21.2.13

os equívocos dos boicotes.


Que pensar, enquanto democratas, dos boicotes às aparições dos ministros por esse país fora?
Como já escrevi antes, sou por princípio contra esses métodos, embora - assumo a contradição, que é uma contradição entre o lado emocional e o lado racional - às vezes nos falhe a determinação institucional e acabemos por sentir (sublinho: sentir) "toma que é para perceberes".
De qualquer modo, tendo eu expressado publicamente esse estado indesejável em que os princípios são abalados pela voragem da vida ("quem sabe do desespero dos outros?"), não posso agora fugir a acrescentar dois pontos à reflexão sobre os acontecimentos que se têm sucedido.
Em primeiro lugar, a justificação fácil de que "o Relvas é um bom alvo", quer dizer, o ministro Relvas não tem moral para andar por aí a pregar - é uma justificação que fica muito curta quando o procedimento se generaliza. Especificamente, quando o ministro da saúde, Paulo Macedo, também é boicotado, é claro que a justificação "moral" não pega. Pode não se concordar com nada do que ele tem feito, mas o seu perfil político e comportamental é de recorte bem diferente do que se pode imputar a Relvas. Fica à vista, assim, que a "desculpa Relvas" é curta: não resiste à qualidade do alvo. E não resiste à generalização, porque um acto isolado, espontâneo (?), uma fúria que foge ao nosso padrão democrático, pode ser explicada ou entendida - mas a repetição, a insistência, a adopção do boicote como método, é outra coisa e é condenável.
Em segundo lugar, cabe analisar a acusação de que esses boicotes "limitam a liberdade de expressão" do ministro atingido. Parece-me essa acusação perfeitamente disparatada: qualquer um dos ministros boicotados tem muitos meios e locais para apresentar todas as suas opiniões, de forma perfeitamente audível para os auditórios restritos que testemunharam os boicotes ou para auditórios mais vastos. Usar e abusar da acusação de "limitação da liberdade de expressão" é apenas um truque.
O que está em causa, a meu ver, é outra coisa: é o respeito pelos espaços institucionais e sociais de confronto de ideias.

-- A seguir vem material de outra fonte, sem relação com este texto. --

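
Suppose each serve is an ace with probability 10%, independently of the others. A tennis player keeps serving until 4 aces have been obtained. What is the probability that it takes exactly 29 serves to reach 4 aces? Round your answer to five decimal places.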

Uma canção, uma berraria, uma pateada, uma vaia, podem perfeitamente servir para incomodar, mas não servem para expor a força das ideias alternativas. Eu perceberia melhor se aproveitassem sessões públicas para dirigir, intempestivamente que fosse, perguntas incómodas aos ministros. Obrigar um ministro a responder - ou a exibir a não resposta - a uma pergunta significativa, a uma pergunta que mostre os silêncios da governação sobre aspectos gritantes da realidde, que exponha as contradições entre o pragrama e a prática do governo, que obrigue a pensar nos efeitos da governação e confronte os responsáveis. Acho que isso seria mais democrático, não constituiria nenhum ataque à pessoa do ministro (o que é, de facto, inaceitável), colocaria as questões no plano da cidadania (abrir espaços de debate que não respeitem o formato escolhido pelos governantes para falarem) e, suponho, seria compreendido mais favoralmente pelas pessoas que não querem que o seu desespero seja instrumentalizado como "campanha preparatória" para manifestações ou quaisquer outras acções, por muito legítimas que sejam.
Quando, em 1969, Alberto Martins, presidente da Associação Académica de Coimbra, se dirigiu ao presidente da república a pedir a palavra, em nome dos estudantes, numa sessão solene que não estava para ouvir os estudantes, provocou um efeito duradouro na história da resistencia à ditadura - mas esse efeito não se deveu a nenhuma agressividade no gesto (o seu pedido foi educadíssimo), antes se deveu ao seu sentido profundo e à sua justeza. Não seremos capazes de reinventar gestos de protesto mais claramente relevantes pelo seu conteúdo do que pela agressividade explícita que exibem?